Subword Embedding

Methods such as word2vec or GloVe ignore the internal structure of words and associate each word (or word sense) to a separate vector representation. For morphologically rich languages, there may be a significant number of rare word forms such that either a very large vocabulary must be maintained or a significant number of words are treated as out-of-vocabulary (OOV).

As previously stated, out-of-vocabulary words can significantly impact performance due to the loss of context from rare words. An approach that can help deal with this limitation is the use of subword embeddings proposed by this paper: “Enriching Word Vectors with Subword Information”, where vector representations $z_{g}$ are associated with character n-grams g and words $w_{i}$ are represented by the sum of the n-gram vectors:

\[w_{i} = \sum_{g \in \mathbb{G}_{w}}^{}z_{g}\]
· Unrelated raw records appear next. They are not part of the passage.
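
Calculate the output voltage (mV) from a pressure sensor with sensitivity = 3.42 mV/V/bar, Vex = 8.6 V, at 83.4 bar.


Output = sensitivity * Vex * P.
Vout = 3.42 * 8.6 * 83.4
Vout = 29.412 * 83.4
Vout = 2452.96 mV

2452.96 mV


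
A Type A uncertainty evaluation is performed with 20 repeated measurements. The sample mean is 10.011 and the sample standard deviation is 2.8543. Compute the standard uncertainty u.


The standard uncertainty for Type A evaluation is u = s / sqrt(n).
u = 2.8543 / sqrt(20)
u = 2.8543 / 4.4721
u = 0.6382

0.6382


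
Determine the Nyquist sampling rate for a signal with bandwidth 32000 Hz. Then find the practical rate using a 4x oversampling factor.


By Nyquist theorem, fs_min = 2 * fmax.
fs_min = 2 * 32000 = 64000 Hz
Practical rate = 4 * fs_min = 4 * 64000 = 256000 Hz

fs_min = 64000 Hz, fs_practical = 256000 Hz


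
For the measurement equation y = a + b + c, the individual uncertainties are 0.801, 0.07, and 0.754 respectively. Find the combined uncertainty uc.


For a sum of independent quantities, uc = sqrt(u1^2 + u2^2 + u3^2).
uc = sqrt(0.801^2 + 0.07^2 + 0.754^2)
uc = sqrt(0.641601 + 0.0049 + 0.568516)
uc = 1.1023

1.1023


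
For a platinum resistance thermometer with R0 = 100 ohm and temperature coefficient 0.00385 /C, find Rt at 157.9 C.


The RTD equation: Rt = R0 * (1 + alpha * T).
Rt = 100 * (1 + 0.00385 * 157.9)
Rt = 100 * (1 + 0.607915)
Rt = 100 * 1.607915
Rt = 160.792 ohm

160.792 ohm


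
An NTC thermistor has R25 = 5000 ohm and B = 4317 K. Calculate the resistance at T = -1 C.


NTC thermistor equation: Rt = R25 * exp(B * (1/T - 1/T25)).
T in Kelvin: 272.15 K, T25 = 298.15 K
1/T - 1/T25 = 1/272.15 - 1/298.15 = 0.00032043
B * (1/T - 1/T25) = 4317 * 0.00032043 = 1.3833
Rt = 5000 * exp(1.3833) = 19939.9 ohm

19939.9 ohm


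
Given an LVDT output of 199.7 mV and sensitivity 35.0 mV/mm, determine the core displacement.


Displacement = Vout / sensitivity.
d = 199.7 / 35.0
d = 5.706 mm

5.706 mm


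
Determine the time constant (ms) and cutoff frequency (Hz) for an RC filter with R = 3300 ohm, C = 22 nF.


Time constant: tau = R * C.
tau = 3300 * 2.20e-08 = 7.26e-05 s
tau = 0.0726 ms
Cutoff frequency: fc = 1 / (2*pi*R*C).
fc = 1 / (2*pi*7.26e-05) = 2192.22 Hz

tau = 0.0726 ms, fc = 2192.22 Hz


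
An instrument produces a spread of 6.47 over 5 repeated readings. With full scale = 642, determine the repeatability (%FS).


Repeatability = (spread / full scale) * 100%.
R = (6.47 / 642) * 100
R = 1.008 %FS

1.008 %FS


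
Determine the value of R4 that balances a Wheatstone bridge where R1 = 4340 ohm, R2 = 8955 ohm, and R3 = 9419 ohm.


At balance: R1*R4 = R2*R3, so R4 = R2*R3/R1.
R4 = 8955 * 9419 / 4340
R4 = 84347145 / 4340
R4 = 19434.83 ohm

19434.83 ohm


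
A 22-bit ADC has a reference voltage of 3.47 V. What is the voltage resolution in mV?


The resolution (LSB) of an ADC is Vref / 2^n.
LSB = 3.47 / 2^22
LSB = 3.47 / 4194304
LSB = 8.3e-07 V = 0.00082731 mV

0.00082731 mV


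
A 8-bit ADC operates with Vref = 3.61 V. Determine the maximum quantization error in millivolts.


The maximum quantization error is +/- LSB/2.
LSB = Vref / 2^n = 3.61 / 256 = 0.01410156 V
Max error = LSB / 2 = 0.01410156 / 2 = 0.00705078 V
Max error = 7.0508 mV

7.0508 mV


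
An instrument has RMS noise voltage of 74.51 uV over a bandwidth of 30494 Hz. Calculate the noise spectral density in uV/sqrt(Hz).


Noise spectral density = Vrms / sqrt(BW).
NSD = 74.51 / sqrt(30494)
NSD = 74.51 / 174.6253
NSD = 0.4267 uV/sqrt(Hz)

0.4267 uV/sqrt(Hz)


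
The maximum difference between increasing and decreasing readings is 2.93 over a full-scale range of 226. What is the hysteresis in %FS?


Hysteresis = (max difference / full scale) * 100%.
H = (2.93 / 226) * 100
H = 1.296 %FS

1.296 %FS


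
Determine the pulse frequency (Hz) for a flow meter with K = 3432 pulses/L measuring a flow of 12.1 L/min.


Frequency = K * Q / 60 (converting L/min to L/s).
f = 3432 * 12.1 / 60
f = 41527.2 / 60
f = 692.12 Hz

692.12 Hz


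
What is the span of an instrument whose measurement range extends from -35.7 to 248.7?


Span = upper range - lower range.
Span = 248.7 - (-35.7)
Span = 284.4

284.4


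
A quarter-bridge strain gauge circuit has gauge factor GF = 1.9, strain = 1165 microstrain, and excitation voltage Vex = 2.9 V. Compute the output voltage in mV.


Quarter bridge output: Vout = (GF * epsilon * Vex) / 4.
Vout = (1.9 * 1165e-6 * 2.9) / 4
Vout = 0.00641915 / 4 V
Vout = 0.00160479 V = 1.6048 mV

1.6048 mV


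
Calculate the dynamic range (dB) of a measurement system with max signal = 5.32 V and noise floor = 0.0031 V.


Dynamic range = 20 * log10(Vmax / Vnoise).
DR = 20 * log10(5.32 / 0.0031)
DR = 20 * log10(1716.13)
DR = 64.69 dB

64.69 dB


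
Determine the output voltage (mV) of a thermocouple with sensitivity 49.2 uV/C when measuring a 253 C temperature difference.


The thermocouple output V = sensitivity * dT.
V = 49.2 uV/C * 253 C
V = 12447.6 uV
V = 12.448 mV

12.448 mV


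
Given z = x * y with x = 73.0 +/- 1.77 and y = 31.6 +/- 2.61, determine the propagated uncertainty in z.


For a product z = x*y, the relative uncertainty is:
uz/z = sqrt((ux/x)^2 + (uy/y)^2)
Relative uncertainties: ux/x = 1.77/73.0 = 0.024247
uy/y = 2.61/31.6 = 0.082595
z = 73.0 * 31.6 = 2306.8
uz = 2306.8 * sqrt(0.024247^2 + 0.082595^2) = 198.57

198.57


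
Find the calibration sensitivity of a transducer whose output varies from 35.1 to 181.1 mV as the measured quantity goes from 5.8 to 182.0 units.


Sensitivity = (y2 - y1) / (x2 - x1).
S = (181.1 - 35.1) / (182.0 - 5.8)
S = 146.0 / 176.2
S = 0.8286 mV/unit

0.8286 mV/unit


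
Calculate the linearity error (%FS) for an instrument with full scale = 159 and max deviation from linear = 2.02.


Linearity error = (max deviation / full scale) * 100%.
Linearity = (2.02 / 159) * 100
Linearity = 1.27 %FS

1.27 %FS


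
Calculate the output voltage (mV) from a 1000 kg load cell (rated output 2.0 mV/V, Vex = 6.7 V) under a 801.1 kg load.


Vout = rated_output * Vex * (load / capacity).
Vout = 2.0 * 6.7 * (801.1 / 1000)
Vout = 2.0 * 6.7 * 0.8011
Vout = 10.735 mV

10.735 mV


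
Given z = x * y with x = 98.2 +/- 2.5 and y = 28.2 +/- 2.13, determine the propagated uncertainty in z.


For a product z = x*y, the relative uncertainty is:
uz/z = sqrt((ux/x)^2 + (uy/y)^2)
Relative uncertainties: ux/x = 2.5/98.2 = 0.025458
uy/y = 2.13/28.2 = 0.075532
z = 98.2 * 28.2 = 2769.2
uz = 2769.2 * sqrt(0.025458^2 + 0.075532^2) = 220.728

220.728


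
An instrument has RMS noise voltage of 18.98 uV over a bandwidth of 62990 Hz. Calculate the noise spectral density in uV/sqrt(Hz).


Noise spectral density = Vrms / sqrt(BW).
NSD = 18.98 / sqrt(62990)
NSD = 18.98 / 250.9781
NSD = 0.0756 uV/sqrt(Hz)

0.0756 uV/sqrt(Hz)


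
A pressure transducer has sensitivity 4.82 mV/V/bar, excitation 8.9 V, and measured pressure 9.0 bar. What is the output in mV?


Output = sensitivity * Vex * P.
Vout = 4.82 * 8.9 * 9.0
Vout = 42.898 * 9.0
Vout = 386.08 mV

386.08 mV


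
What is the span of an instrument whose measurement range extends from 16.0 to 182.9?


Span = upper range - lower range.
Span = 182.9 - (16.0)
Span = 166.9

166.9


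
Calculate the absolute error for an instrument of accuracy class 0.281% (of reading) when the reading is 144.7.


Absolute error = (accuracy% / 100) * reading.
Error = (0.281 / 100) * 144.7
Error = 0.00281 * 144.7
Error = 0.4066

0.4066


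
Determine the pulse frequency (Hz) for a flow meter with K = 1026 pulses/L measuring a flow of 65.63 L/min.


Frequency = K * Q / 60 (converting L/min to L/s).
f = 1026 * 65.63 / 60
f = 67336.38 / 60
f = 1122.27 Hz

1122.27 Hz


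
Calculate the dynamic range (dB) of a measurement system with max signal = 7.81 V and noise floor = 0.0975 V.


Dynamic range = 20 * log10(Vmax / Vnoise).
DR = 20 * log10(7.81 / 0.0975)
DR = 20 * log10(80.1)
DR = 38.07 dB

38.07 dB


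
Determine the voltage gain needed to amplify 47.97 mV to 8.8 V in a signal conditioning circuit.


Gain = Vout / Vin (converting to same units).
G = 8.8 V / 47.97 mV
G = 8800.0 mV / 47.97 mV
G = 183.45

183.45


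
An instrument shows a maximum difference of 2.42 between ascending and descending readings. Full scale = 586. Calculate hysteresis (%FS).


Hysteresis = (max difference / full scale) * 100%.
H = (2.42 / 586) * 100
H = 0.413 %FS

0.413 %FS


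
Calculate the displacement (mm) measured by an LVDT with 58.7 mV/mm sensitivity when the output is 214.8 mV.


Displacement = Vout / sensitivity.
d = 214.8 / 58.7
d = 3.659 mm

3.659 mm


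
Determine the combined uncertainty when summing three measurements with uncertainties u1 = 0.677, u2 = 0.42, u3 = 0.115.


For a sum of independent quantities, uc = sqrt(u1^2 + u2^2 + u3^2).
uc = sqrt(0.677^2 + 0.42^2 + 0.115^2)
uc = sqrt(0.458329 + 0.1764 + 0.013225)
uc = 0.805

0.805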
For instance, the vector for the word “take” consists of the sum of the vectors for the n-grams {t, a, k, e, <t, ta, ke, , e>, <ta, tak, ake, ke>} when $n \in \lbrack 1,2,3\rbrack$ as show in the following figure:

As n-grams are shared across words, this allows for representation of even unseen words since an OOV word will still consist of n-grams that will have representations. Subword embeddings can significantly boost NLP tasks such as language modeling and text classification.